How can I pair socks from a pile efficiently?

Sorting solutions have been proposed, but sorting is a little too much: We don't need order; we just need equality groups.

So hashing would be enough (and faster).

  1. For each color of socks, form a pile. Iterate over all socks in your input basket and distribute them onto the color piles.
  2. Iterate over each pile and distribute it by some other metric (e.g. pattern) into the second set of piles
  3. Recursively apply this scheme until you have distributed all socks onto very small piles that you can visually process immediately

This kind of recursive hash partitioning is actually being done by SQL Server when it needs to hash join or hash aggregate over huge data sets. It distributes its build input stream into many partitions which are independent. This scheme scales to arbitrary amounts of data and multiple CPUs linearly.

You don't need recursive partitioning if you can find a distribution key (hash key) that provides enough buckets that each bucket is small enough to be processed very quickly. Unfortunately, I don't think socks have such a property.

If each sock had an integer called "PairID" one could easily distribute them into 10 buckets according to PairID % 10 (the last digit).

The best real-world partitioning I can think of is creating a rectangle of piles: one dimension is color, the other is the pattern. Why a rectangle? Because we need O(1) random-access to piles. (A 3D cuboid would also work, but that is not very practical.)


Update:

What about parallelism? Can multiple humans match the socks faster?

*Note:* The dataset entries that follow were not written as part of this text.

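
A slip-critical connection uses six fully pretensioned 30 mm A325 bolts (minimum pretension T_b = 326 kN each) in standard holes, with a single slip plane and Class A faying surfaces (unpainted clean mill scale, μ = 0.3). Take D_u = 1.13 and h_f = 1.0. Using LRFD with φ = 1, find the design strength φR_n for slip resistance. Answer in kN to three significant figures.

663 kN

R_n = μ · D_u · h_f · T_b · n_s · n_b = 0.3 × 1.13 × 1.0 × 326 × 1 × 6 = 663.1 kN.
Design strength φR_n = 1 × 663.1 = 663 kN.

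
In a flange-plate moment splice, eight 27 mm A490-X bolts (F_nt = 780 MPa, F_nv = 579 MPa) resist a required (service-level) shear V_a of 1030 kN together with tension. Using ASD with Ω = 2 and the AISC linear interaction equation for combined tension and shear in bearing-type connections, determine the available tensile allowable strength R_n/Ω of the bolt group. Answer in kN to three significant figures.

A_b = π·27²/4 = 572.6 mm²; f_rv = 1030 × 1000 / (8 × 572.6) = 224.9 MPa.
F'_nt = 1.3 F_nt − (Ω F_nt / F_nv) f_rv = 1.3·780 − (2·780/579)·224.9 = 408.1 MPa, capped at F_nt → F'_nt = 408.1 MPa.
R_n = F'_nt · A_b · n = 408.1 × 572.6 × 8 / 1000 = 1869 kN.
Allowable strength R_n/Ω = 1869 / 2 = 935 kN.

935 kN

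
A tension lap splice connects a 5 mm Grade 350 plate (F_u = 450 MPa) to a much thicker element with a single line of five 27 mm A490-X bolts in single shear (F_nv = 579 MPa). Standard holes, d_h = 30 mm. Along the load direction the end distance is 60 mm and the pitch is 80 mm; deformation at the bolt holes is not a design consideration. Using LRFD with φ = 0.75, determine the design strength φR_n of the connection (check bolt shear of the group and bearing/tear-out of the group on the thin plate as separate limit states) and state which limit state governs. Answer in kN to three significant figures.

620 kN (bearing governs)

Bolt shear: A_b = π·27²/4 = 572.6 mm²; R_n = 579 × 572.6 × 5 × 1 / 1000 = 1658 kN → 0.75 × 1658 = 1240 kN.
Bearing (1.5 l_c t F_u ≤ 3.0 d t F_u): upper limit = 3.0·27·5·450 / 1000 = 182.2 kN.
  Edge l_c = 60 − 30/2 = 45 → r_n = 151.9 kN; interior l_c = 80 − 30 = 50 → r_n = 168.8 kN.
  R_n,bearing = 1·151.9 + 4·168.8 = 826.9 kN → 0.75 × 826.9 = 620 kN.
Bearing governs: 620 kN.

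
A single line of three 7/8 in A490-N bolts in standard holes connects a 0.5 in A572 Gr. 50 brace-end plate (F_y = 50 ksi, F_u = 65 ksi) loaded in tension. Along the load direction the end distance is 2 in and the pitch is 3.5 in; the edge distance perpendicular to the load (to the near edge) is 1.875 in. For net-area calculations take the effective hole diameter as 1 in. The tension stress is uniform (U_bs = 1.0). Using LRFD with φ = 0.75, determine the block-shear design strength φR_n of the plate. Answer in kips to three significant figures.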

  1. The simplest parallelization strategy is to have multiple workers take from the input basket and put the socks onto the piles. This only scales up so much - imagine 100 people fighting over 10 piles. The synchronization costs (manifesting themselves as hand-collisions and human communication) destroy efficiency and speed-up (see the Universal Scalability Law!). Is this prone to deadlocks? No, because each worker only needs to access one pile at a time. With just one "lock" there cannot be a deadlock. Livelocks might be possible depending on how the humans coordinate access to piles. They might just use random backoff like network cards do that on a physical level to determine what card can exclusively access the network wire. If it works for NICs, it should work for humans as well.
  2. It scales nearly indefinitely if each worker has its own set of piles. Workers can then take big chunks of socks from the input basket (very little contention as they are doing it rarely) and they do not need to synchronise when distributing the socks at all (because they have thread-local piles). At the end, all workers need to union their pile-sets. I believe that can be done in O(log (worker count * piles per worker)) if the workers form an aggregation tree.

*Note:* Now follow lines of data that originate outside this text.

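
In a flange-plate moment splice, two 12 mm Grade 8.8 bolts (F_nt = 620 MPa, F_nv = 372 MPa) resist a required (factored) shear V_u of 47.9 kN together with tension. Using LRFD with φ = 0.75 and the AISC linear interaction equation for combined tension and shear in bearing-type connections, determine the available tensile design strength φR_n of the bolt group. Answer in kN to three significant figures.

A_b = π·12²/4 = 113.1 mm²; f_rv = 47.9 × 1000 / (2 × 113.1) = 211.8 MPa.
F'_nt = 1.3 F_nt − (F_nt / φF_nv) f_rv = 1.3·620 − (620/(0.75·372))·211.8 = 335.4 MPa, capped at F_nt → F'_nt = 335.4 MPa.
R_n = F'_nt · A_b · n = 335.4 × 113.1 × 2 / 1000 = 75.87 kN.
Design strength φR_n = 0.75 × 75.87 = 56.9 kN.

56.9 kN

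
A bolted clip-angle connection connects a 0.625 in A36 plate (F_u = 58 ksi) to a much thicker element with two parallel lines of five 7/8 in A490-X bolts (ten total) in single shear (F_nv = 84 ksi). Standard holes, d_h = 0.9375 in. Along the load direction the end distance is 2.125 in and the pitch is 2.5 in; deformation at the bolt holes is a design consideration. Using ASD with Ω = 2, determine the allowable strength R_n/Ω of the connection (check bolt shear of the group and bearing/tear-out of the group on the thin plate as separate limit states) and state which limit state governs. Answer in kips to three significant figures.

Bolt shear: A_b = π·0.875²/4 = 0.6013 in²; R_n = 84 × 0.6013 × 10 × 1 = 505.1 kips → 505.1 / 2 = 253 kips.
Bearing (1.2 l_c t F_u ≤ 2.4 d t F_u): upper limit = 2.4·0.875·0.625·58 = 76.12 kips.
  Edge l_c = 2.125 − 0.9375/2 = 1.656 → r_n = 72.05 kips; interior l_c = 2.5 − 0.9375 = 1.562 → r_n = 67.97 kips.
  R_n,bearing = 2·72.05 + 8·67.97 = 687.8 kips → 687.8 / 2 = 344 kips.
Bolt shear governs: 253 kips.

253 kips (bolt shear governs)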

What about the element distinctness problem? As the article states, the element distinctness problem can be solved in O(N). This is the same for the socks problem (also O(N), if you need only one distribution step (I proposed multiple steps only because humans are bad at calculations - one step is enough if you distribute on md5(color, length, pattern, ...), i.e. a perfect hash of all attributes)).

Clearly, one cannot go faster than O(N), so we have reached the optimal lower bound.

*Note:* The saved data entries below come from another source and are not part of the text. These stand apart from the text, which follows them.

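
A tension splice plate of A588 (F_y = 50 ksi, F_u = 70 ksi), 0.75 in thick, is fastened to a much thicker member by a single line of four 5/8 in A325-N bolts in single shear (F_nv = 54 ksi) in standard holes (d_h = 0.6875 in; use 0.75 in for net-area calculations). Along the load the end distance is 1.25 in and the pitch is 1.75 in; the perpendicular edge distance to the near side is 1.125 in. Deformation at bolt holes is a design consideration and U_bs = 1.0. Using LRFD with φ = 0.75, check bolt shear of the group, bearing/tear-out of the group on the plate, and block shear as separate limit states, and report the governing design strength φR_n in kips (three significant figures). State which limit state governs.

Bolt shear: A_b = π·0.625²/4 = 0.3068 in²; R_n = 54 × 0.3068 × 4 × 1 = 66.27 kips → 0.75 × 66.27 = 49.7 kips.
Bearing: edge l_c = 0.9062, r_n = 57.09 kips; interior l_c = 1.062, r_n = 66.94 kips; R_n = 57.09 + 3·66.94 = 257.9 kips → 193 kips.
Block shear: A_gv = 4.875, A_nv = 2.906, A_nt = 0.5625 in²; R_n = min(0.6F_uA_nv, 0.6F_yA_gv) + U_bs·F_u·A_nt = 161.4 kips → 121 kips.
Bolt shear governs: 49.7 kips.

49.7 kips (bolt shear governs)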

Although the outputs are not exactly the same (in one case, just a boolean. In the other case, the pairs of socks), the asymptotic complexities are the same.


As the architecture of the human brain is completely different than a modern CPU, this question makes no practical sense.

Humans can win over CPU algorithms using the fact that "finding a matching pair" can be one operation for a set that isn't too big.

My algorithm:

spread_all_socks_on_flat_surface();
while (socks_left_on_a_surface()) {
     // Thanks to human visual SIMD, this is one, quick operation.
     pair = notice_any_matching_pair();
     remove_socks_pair_from_surface(pair);
}

At least this is what I am using in real life, and I find it very efficient. The downside is it requires a flat surface, but it's usually abundant.